La maestra suspiró y le echó un vistazo a Adrián, que permanecía apartado.

—Ha tenido problemas para adaptarse… otra vez.

Ethan entrecerró los ojos.

—¿Qué tipo de problemas?

—No obedece, se aísla de los otros niños, se enoja con facilidad… y ayer golpeó a uno de sus compañeros.

Ethan sintió un leve tic en la mandíbula.

—¿Por qué?

—El otro niño le dijo que su mamá lo había abandonado.

Ethan cerró los ojos por un segundo, con el dolor apretándole el pecho.

—¿Y qué esperan que haga?

—Señor, sabemos que la situación ha sido difícil para Adrián, pero necesita estabilidad. Quizás… un ambiente diferente, o alguien que pueda ayudarlo a procesar lo que está sintiendo.

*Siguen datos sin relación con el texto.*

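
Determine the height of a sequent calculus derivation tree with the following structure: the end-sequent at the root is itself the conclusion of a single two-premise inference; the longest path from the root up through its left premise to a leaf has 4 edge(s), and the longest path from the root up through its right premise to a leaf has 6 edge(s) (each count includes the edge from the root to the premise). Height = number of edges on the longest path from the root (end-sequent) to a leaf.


Longest path through the left premise: 4 edges (measured from the branching sequent)
Longest path through the right premise: 6 edges
Height of the subtree rooted at the branching sequent: max(4, 6) = 6
The branching sequent is the root itself.
Total height = 6

6


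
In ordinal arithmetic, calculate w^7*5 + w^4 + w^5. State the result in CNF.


Ordinal addition (w^7*5 + w^4) + w^5:
alpha's leading term has exponent 7 > beta's exponent 5, so it survives.
alpha's tail term has exponent 4 < beta's exponent 5, so it is absorbed by beta.
In ordinal addition, any term followed by a strictly larger-exponent term is absorbed.
Result = w^7*5 + w^5

w^7*5 + w^5


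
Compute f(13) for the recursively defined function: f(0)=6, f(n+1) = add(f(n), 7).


f(0) = 6
f(1) = add(f(0), 7) = add(6, 7) = 13
f(2) = add(f(1), 7) = add(13, 7) = 20
f(3) = add(f(2), 7) = add(20, 7) = 27
f(4) = add(f(3), 7) = add(27, 7) = 34
f(5) = add(f(4), 7) = add(34, 7) = 41
f(6) = add(f(5), 7) = add(41, 7) = 48
f(7) = add(f(6), 7) = add(48, 7) = 55
f(8) = add(f(7), 7) = add(55, 7) = 62
f(9) = add(f(8), 7) = add(62, 7) = 69
f(10) = add(f(9), 7) = add(69, 7) = 76
f(11) = add(f(10), 7) = add(76, 7) = 83
f(12) = add(f(11), 7) = add(83, 7) = 90
f(13) = add(f(12), 7) = add(90, 7) = 97


97


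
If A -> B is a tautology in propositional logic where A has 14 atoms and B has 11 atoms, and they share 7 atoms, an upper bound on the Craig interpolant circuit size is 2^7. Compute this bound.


Shared atoms = 7
Craig interpolant size bound = 2^7
= 128

128


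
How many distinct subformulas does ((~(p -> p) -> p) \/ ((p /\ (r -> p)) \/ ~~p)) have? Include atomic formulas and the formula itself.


Formula: ((~(p -> p) -> p) \/ ((p /\ (r -> p)) \/ ~~p))
Subformulas found:
  1. r
  2. p
  3. ~p
  4. ~~p
  5. (p -> p)
  6. (r -> p)
  7. ~(p -> p)
  8. (p /\ (r -> p))
  9. (~(p -> p) -> p)
  10. ((p /\ (r -> p)) \/ ~~p)
  11. ((~(p -> p) -> p) \/ ((p /\ (r -> p)) \/ ~~p))
Total distinct subformulas = 11

11


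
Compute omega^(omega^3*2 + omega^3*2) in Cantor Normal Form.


omega^(omega^3*2 + omega^3*2):
Both terms of the exponent have the same exponent 3, so they merge: omega^3*2 + omega^3*2 = omega^3*(2+2) = omega^3*4.
omega raised to a CNF ordinal is a single CNF term: Result = omega^(omega^3*4)

omega^(omega^3*4)


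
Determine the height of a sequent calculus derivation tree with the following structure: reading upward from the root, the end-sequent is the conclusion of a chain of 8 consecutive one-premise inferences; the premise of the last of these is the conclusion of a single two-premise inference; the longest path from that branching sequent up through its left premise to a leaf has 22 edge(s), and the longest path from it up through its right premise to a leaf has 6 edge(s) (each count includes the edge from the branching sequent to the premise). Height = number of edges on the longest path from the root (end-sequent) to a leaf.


Longest path through the left premise: 22 edges (measured from the branching sequent)
Longest path through the right premise: 6 edges
Height of the subtree rooted at the branching sequent: max(22, 6) = 22
The branching sequent sits 8 edges above the root (the chain of one-premise inferences), so height = 22 + 8 = 30

30


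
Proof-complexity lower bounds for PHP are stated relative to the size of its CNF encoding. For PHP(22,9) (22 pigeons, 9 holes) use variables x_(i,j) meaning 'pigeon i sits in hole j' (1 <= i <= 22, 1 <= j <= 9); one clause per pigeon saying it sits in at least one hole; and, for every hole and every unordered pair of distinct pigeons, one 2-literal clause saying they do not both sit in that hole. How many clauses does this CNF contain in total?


PHP(22,9): 22 pigeons, 9 holes, 22*9 = 198 variables.
- pigeon clauses: one per pigeon -> 22 clauses
- hole clauses: 9 holes * C(22,2) = 9 * 231 -> 2079 clauses
Total clauses = 22 + 2079 = 2101

2101


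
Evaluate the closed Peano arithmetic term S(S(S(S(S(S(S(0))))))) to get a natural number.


Counting successors applied to 0:
7 applications of S to 0 = 7

7


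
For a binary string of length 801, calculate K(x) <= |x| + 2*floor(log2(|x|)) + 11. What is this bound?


floor(log2(801)) = 9
2 * 9 = 18
K(x) <= 801 + 18 + 11 = 830

830


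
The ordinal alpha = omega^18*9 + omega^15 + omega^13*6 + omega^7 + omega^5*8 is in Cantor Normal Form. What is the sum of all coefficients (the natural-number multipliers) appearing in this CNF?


CNF: omega^18*9 + omega^15 + omega^13*6 + omega^7 + omega^5*8
Coefficients: 9 + 1 + 6 + 1 + 8 = 25

25


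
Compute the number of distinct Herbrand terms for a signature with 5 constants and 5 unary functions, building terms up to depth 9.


Herbrand terms by depth:
Depth 0: 5 constants
Depth 1: 25 new terms (running total: 30)
Depth 2: 125 new terms (running total: 155)
Depth 3: 625 new terms (running total: 780)
Depth 4: 3125 new terms (running total: 3905)
Depth 5: 15625 new terms (running total: 19530)
Depth 6: 78125 new terms (running total: 97655)
Depth 7: 390625 new terms (running total: 488280)
Depth 8: 1953125 new terms (running total: 2441405)
Depth 9: 9765625 new terms (running total: 12207030)
Total distinct ground terms = 12207030

12207030


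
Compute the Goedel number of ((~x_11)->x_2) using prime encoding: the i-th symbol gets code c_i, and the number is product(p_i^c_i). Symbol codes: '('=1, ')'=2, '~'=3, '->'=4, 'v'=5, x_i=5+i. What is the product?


Formula: ((~x_11)->x_2)
Symbol codes: [1, 1, 3, 16, 2, 4, 7, 2]
Primes: [2, 3, 5, 7, 11, 13, 17, 19]
p_1^1 = 2^1 = 2
p_2^1 = 3^1 = 3
p_3^3 = 5^3 = 125
p_4^16 = 7^16 = 33232930569601
p_5^2 = 11^2 = 121
p_6^4 = 13^4 = 28561
p_7^7 = 17^7 = 410338673
p_8^2 = 19^2 = 361
Product = 12759637453541574059580837515544750

12759637453541574059580837515544750


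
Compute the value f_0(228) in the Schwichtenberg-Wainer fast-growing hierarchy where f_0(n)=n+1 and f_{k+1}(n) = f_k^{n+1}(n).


f_0(228) = 228 + 1 = 229

229


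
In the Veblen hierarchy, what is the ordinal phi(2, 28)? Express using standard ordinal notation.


phi(2, 28):
phi(2, beta) = zeta_beta (the beta-th zeta number, fixed point of epsilon).
phi(2, 28) = zeta_28

zeta_28


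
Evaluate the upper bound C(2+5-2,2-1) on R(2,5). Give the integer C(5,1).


R(2,5) <= C(2+5-2, 2-1) = C(5, 1)
C(5, 1) = 5! / (1! * 4!)
= 5

5


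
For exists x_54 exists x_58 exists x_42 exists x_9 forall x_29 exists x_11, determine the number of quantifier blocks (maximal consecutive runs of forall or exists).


Alternations = 2.
Blocks = alternations + 1 = 3

3


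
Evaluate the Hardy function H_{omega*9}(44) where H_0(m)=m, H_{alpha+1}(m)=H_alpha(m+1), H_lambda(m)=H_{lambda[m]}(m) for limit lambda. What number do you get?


H_{omega*9}(44):
For the Hardy hierarchy, H_{omega*k}(n) = 2^k * n.
2^9 = 512.
512 * 44 = 22528

22528


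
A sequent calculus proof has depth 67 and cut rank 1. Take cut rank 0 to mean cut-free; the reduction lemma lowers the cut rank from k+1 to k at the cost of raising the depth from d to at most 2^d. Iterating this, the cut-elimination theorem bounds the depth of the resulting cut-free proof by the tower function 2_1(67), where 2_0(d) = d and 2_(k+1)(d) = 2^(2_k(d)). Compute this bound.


Each rank reduction sends depth d to at most 2^d; cut rank r needs r reductions.
2_0(67) = 67
2_1(67) = 2^67 = 147573952589676412928
Cut-free depth bound = 147573952589676412928

147573952589676412928


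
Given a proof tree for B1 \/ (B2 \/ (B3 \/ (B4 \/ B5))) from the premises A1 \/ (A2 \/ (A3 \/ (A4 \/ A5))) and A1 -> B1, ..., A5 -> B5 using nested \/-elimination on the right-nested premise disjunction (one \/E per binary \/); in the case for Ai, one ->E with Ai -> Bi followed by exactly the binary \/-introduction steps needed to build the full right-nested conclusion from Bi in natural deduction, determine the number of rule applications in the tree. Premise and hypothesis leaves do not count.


Constructive dilemma with 5 branches, all disjunctions right-nested:
- \/E: the premise has 4 binary \/, each eliminated once: 4 nodes.
- ->E: one per case (Ai with Ai -> Bi gives Bi): 5 nodes.
- \/I: in case i < n, Bi needs 1 step to form Bi \/ (B(i+1) \/ ...) and then i-1 steps to prepend B(i-1), ..., B1, i.e. i steps; in case i = n, B5 needs 4 prepend steps.
  \/I total = (1 + 2 + ... + 4) + 4 = 10 + 4 = 14 nodes.
Total = 4 + 5 + 14 = 23

23


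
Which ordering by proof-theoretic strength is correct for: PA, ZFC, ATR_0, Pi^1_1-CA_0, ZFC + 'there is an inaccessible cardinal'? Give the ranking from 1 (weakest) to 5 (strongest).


Ordering by consistency strength:
1. PA
2. ATR_0
3. Pi^1_1-CA_0
4. ZFC
5. ZFC + 'there is an inaccessible cardinal'


PA=1, ZFC=4, ATR_0=2, Pi^1_1-CA_0=3, ZFC + 'there is an inaccessible cardinal'=5


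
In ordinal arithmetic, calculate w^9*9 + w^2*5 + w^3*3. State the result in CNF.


Ordinal addition (w^9*9 + w^2*5) + w^3*3:
alpha's leading term has exponent 9 > beta's exponent 3, so it survives.
alpha's tail term has exponent 2 < beta's exponent 3, so it is absorbed by beta.
In ordinal addition, any term followed by a strictly larger-exponent term is absorbed.
Result = w^9*9 + w^3*3

w^9*9 + w^3*3


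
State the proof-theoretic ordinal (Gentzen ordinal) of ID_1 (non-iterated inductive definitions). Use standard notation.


The proof-theoretic ordinal of ID_1 (non-iterated inductive definitions) is a standard result in ordinal analysis.
This ordinal is the supremum of order types of primitive recursive well-orderings
that the theory can prove to be well-ordered.
For ID_1 (non-iterated inductive definitions), the proof-theoretic ordinal is psi_0(epsilon_{Omega+1}).

psi_0(epsilon_{Omega+1})


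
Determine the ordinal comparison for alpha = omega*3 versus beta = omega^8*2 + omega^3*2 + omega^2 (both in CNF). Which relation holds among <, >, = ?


Compare term by term from highest exponent:
alpha = omega*3
beta = omega^8*2 + omega^3*2 + omega^2
Term 1: alpha has omega^1*3, beta has omega^8*2
Term 2: alpha has omega^0*0, beta has omega^3*2
Term 3: alpha has omega^0*0, beta has omega^2*1
Result: alpha < beta

alpha < beta


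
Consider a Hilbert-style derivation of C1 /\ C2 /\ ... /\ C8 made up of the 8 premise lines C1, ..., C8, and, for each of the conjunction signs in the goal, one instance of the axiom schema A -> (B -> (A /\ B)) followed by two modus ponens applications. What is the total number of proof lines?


Conjoining 8 premises:
- 8 premise lines
- the goal has 7 conjunction signs; each costs 1 axiom instance + 2 MP = 3 lines: 3 * 7 = 21
Total = 8 + 21 = 29 lines.

29


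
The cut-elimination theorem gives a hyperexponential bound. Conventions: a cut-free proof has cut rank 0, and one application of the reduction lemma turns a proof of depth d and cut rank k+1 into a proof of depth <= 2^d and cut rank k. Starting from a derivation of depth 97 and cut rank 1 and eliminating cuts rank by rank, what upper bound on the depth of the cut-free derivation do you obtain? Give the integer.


Each rank reduction sends depth d to at most 2^d; cut rank r needs r reductions.
2_0(97) = 97
2_1(97) = 2^97 = 158456325028528675187087900672
Cut-free depth bound = 158456325028528675187087900672

158456325028528675187087900672


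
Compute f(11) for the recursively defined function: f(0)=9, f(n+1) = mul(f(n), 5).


f(0) = 9
f(1) = mul(f(0), 5) = mul(9, 5) = 45
f(2) = mul(f(1), 5) = mul(45, 5) = 225
f(3) = mul(f(2), 5) = mul(225, 5) = 1125
f(4) = mul(f(3), 5) = mul(1125, 5) = 5625
f(5) = mul(f(4), 5) = mul(5625, 5) = 28125
f(6) = mul(f(5), 5) = mul(28125, 5) = 140625
f(7) = mul(f(6), 5) = mul(140625, 5) = 703125
f(8) = mul(f(7), 5) = mul(703125, 5) = 3515625
f(9) = mul(f(8), 5) = mul(3515625, 5) = 17578125
f(10) = mul(f(9), 5) = mul(17578125, 5) = 87890625
f(11) = mul(f(10), 5) = mul(87890625, 5) = 439453125


439453125


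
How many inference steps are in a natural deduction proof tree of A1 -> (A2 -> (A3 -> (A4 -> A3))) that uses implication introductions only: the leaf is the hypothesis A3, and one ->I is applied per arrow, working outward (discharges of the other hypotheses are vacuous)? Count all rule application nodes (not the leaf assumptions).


The formula has 4 arrows (->); its innermost consequent A3 is one of the antecedents,
so the proof starts from the hypothesis leaf A3 (not a rule application) and closes one arrow per ->I.
Building A1 -> (A2 -> (A3 -> (A4 -> A3))) therefore takes 4 nested implication introductions.
Total inference nodes = 4

4


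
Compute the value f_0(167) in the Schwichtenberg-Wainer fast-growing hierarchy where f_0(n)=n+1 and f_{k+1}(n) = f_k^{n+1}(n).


f_0(167) = 167 + 1 = 168

168


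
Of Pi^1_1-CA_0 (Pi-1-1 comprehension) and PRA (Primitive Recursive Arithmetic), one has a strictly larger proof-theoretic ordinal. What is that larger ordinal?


Proof-theoretic ordinal of Pi^1_1-CA_0 (Pi-1-1 comprehension): psi_0(Omega_omega)
Proof-theoretic ordinal of PRA (Primitive Recursive Arithmetic): omega^omega
Comparing: omega^omega < psi_0(Omega_omega).
The larger ordinal is psi_0(Omega_omega) (from Pi^1_1-CA_0 (Pi-1-1 comprehension)).

psi_0(Omega_omega)


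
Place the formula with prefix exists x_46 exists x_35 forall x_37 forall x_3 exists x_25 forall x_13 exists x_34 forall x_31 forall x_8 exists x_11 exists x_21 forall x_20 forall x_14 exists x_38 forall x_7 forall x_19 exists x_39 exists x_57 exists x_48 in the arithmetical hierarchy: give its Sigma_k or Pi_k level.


Leading quantifier is exists, so the class is Sigma.
Number of quantifier blocks = alternations + 1 = 10 + 1 = 11.
Classification: Sigma_11

Sigma_11


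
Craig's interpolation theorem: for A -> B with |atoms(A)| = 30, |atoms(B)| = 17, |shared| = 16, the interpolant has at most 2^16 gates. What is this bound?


Shared atoms = 16
Craig interpolant size bound = 2^16
= 65536

65536


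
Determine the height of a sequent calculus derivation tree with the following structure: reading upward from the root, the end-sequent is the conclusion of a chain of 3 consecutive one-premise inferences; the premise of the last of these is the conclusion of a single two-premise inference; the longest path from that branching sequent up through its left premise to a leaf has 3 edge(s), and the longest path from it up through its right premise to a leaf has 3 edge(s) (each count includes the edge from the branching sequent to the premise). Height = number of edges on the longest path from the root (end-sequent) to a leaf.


Longest path through the left premise: 3 edges (measured from the branching sequent)
Longest path through the right premise: 3 edges
Height of the subtree rooted at the branching sequent: max(3, 3) = 3
The branching sequent sits 3 edges above the root (the chain of one-premise inferences), so height = 3 + 3 = 6

6


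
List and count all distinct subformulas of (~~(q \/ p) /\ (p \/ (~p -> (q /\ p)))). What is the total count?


Formula: (~~(q \/ p) /\ (p \/ (~p -> (q /\ p))))
Subformulas found:
  1. q
  2. p
  3. ~p
  4. (q \/ p)
  5. (q /\ p)
  6. ~(q \/ p)
  7. ~~(q \/ p)
  8. (~p -> (q /\ p))
  9. (p \/ (~p -> (q /\ p)))
  10. (~~(q \/ p) /\ (p \/ (~p -> (q /\ p))))
Total distinct subformulas = 10

10


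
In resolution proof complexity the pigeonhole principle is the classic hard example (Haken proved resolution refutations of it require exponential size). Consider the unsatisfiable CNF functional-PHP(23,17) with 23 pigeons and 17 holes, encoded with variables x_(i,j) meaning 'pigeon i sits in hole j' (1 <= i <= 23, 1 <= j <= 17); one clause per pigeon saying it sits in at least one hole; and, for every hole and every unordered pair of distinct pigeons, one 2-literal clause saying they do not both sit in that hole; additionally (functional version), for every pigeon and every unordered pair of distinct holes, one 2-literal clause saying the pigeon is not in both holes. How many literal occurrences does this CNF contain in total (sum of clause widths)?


functional-PHP(23,17): 23 pigeons, 17 holes, 23*17 = 391 variables.
- pigeon clauses: one per pigeon -> 23 clauses of width 17 -> 391 literals
- hole clauses: 17 holes * C(23,2) = 17 * 253 -> 4301 clauses of width 2 -> 8602 literals
- functional clauses: 23 pigeons * C(17,2) = 23 * 136 -> 3128 clauses of width 2 -> 6256 literals
Total literal occurrences = 391 + 8602 + 6256 = 15249

15249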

—¿Me está sugiriendo que lo lleve a terapia?

—O al menos que pase más tiempo con él.

Ethan miró a la maestra con frialdad, tratando de mantener el control sobre sus emociones.

—Tengo un trabajo. No puedo dejar todo para estar con él todo el día.

—Entonces tal vez una niñera sería la mejor opción.

Ethan no respondió de inmediato. Su mirada se perdió en el patio de juegos, donde Adrián estaba ahora sentado en el suelo, con los brazos cruzados y la mirada fija en la arena, completamente aislado de todo lo que ocurría a su alrededor. No interactuaba con nadie.

—Buscaré otra guardería.

—Señor…

—Gracias por su tiempo.

Ethan se dio la vuelta sin esperar una respuesta. El vacío en su pecho parecía ampliarse cada vez más.

Esa noche, mientras cenaban, Adrián finalmente rompió el silencio.

—No quiero otra guardería.

Ethan levantó la vista de su plato, confundido.

—Adrián…

—No quiero que me cuide nadie.

El niño lo miraba fijamente, con esa terquedad que Ethan conocía bien.

—Hijo, yo tengo que trabajar.

—No me importa.

Ethan suspiró y dejó los cubiertos sobre la mesa.

—No podemos hacer esto solos. Necesitas estar con otros niños, aprender y seguir una rutina.

Adrián bajó la mirada, apretando los puños, como si quisiera aferrarse a algo que le diera seguridad.

—No me importa la rutina. Quiero estar contigo.

Ethan sintió un golpe en el pecho con una sensación de impotencia abriéndose paso en su cuerpo.

—No podemos hacer eso.

—¿Por qué?

—Porque el mundo no funciona así.

Adrián apretó los labios, y sus ojos brillaron con frustración.

—Mamá tampoco quería estar conmigo.

Ethan se tensó. No sabía cómo responderle, ni cómo aliviar ese sufrimiento.

—Eso no es verdad.

—Sí lo es.

Ethan tragó saliva, sintiendo por primera vez un nudo en la garganta. No sabía qué más decirle.

—Mamá se fue porque quiso. No fue culpa tuya.

Adrián no dijo nada más, y Ethan sintió que su corazón se hundía.

—Mañana hablaremos de esto —añadió, aunque sabía que no tenía una respuesta real para él.

El niño se levantó de la mesa sin decir una palabra más. Ethan se quedó allí, mirando el vacío frente a él. La incertidumbre lo ahogaba.

No sabía cómo ser padre a tiempo completo.

No sabía cómo llenar el vacío que Helena había dejado en su hijo.

Pero sabía que tenía que intentarlo.